Asked About Her Purpose in Life, Malala Yousafzai Gave a Very Humanistic Answer March 11, 2018

Asked About Her Purpose in Life, Malala Yousafzai Gave a Very Humanistic Answer

On the episode of David Letterman‘s Netflix show My Next Guest Needs No Introduction that began streaming on Friday, he interviewed Malala Yousafzai. The entire hour-long exchange will keep a smile on your face, but there was one topic in particular that I wish they had spent more time on.

When Letterman raised the issue of religion and our purpose in life, Malala’s responses seemed almost… humanistic. It’s around the 23:55 mark of the episode.

LETTERMAN: See, to me, things like this don’t happen by luck. There’s a purpose here. Do you feel that way?

YOUSAFZAI: [Pause] Uhh

LETTERMAN: Because anybody else takes a round in the face, they’re not later gonna be talking to an old guy on a TV show. So there’s some meaning here. Some other higher force at work.
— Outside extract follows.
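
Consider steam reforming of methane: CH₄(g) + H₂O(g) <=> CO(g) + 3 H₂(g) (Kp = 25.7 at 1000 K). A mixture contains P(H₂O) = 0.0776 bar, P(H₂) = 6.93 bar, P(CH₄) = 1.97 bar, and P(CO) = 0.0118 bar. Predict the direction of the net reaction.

Qp = P(CO)·P(H₂)³ / (P(CH₄)·P(H₂O)) = (0.0118)·(6.93)³ / ((1.97)·(0.0776)) = 25.7
Qp = 25.7 = Kp, so the system is already at equilibrium.

no net change (already at equilibrium)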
YOUSAFZAI: I think there might be… but even if there isn’t, that you yourself can make a decision. And when I woke up, and I realized that I have survivied such a brutal attack, and I saw death so close, and I realized that maybe this life is for a purpose, and I decided that I’ll give this life to girls’ education, and speak out for them, and give it purpose. Because we have to die one day, and so why not do good and do as much as we can to help others?

She explicitly says elsewhere in the episode that she’s a Muslim. But part of me wonders if her time at Oxford, surrounded by people who don’t all share her faith, and traveling around the world and seeing the harm that occurs when religion is mixed with politics, has given her a new perspective on faith (even when it’s not hijacked by extremists).

Her response, talking about how we give our own life meaning and the importance of doing what we can to create a Heaven on Earth since there’s isn’t an actual one to look forward to, falls right in line with what atheists have been saying for a long time.

Whenever she ends up talking about it, her religious journey is bound to be as interesting as her already well-known biography.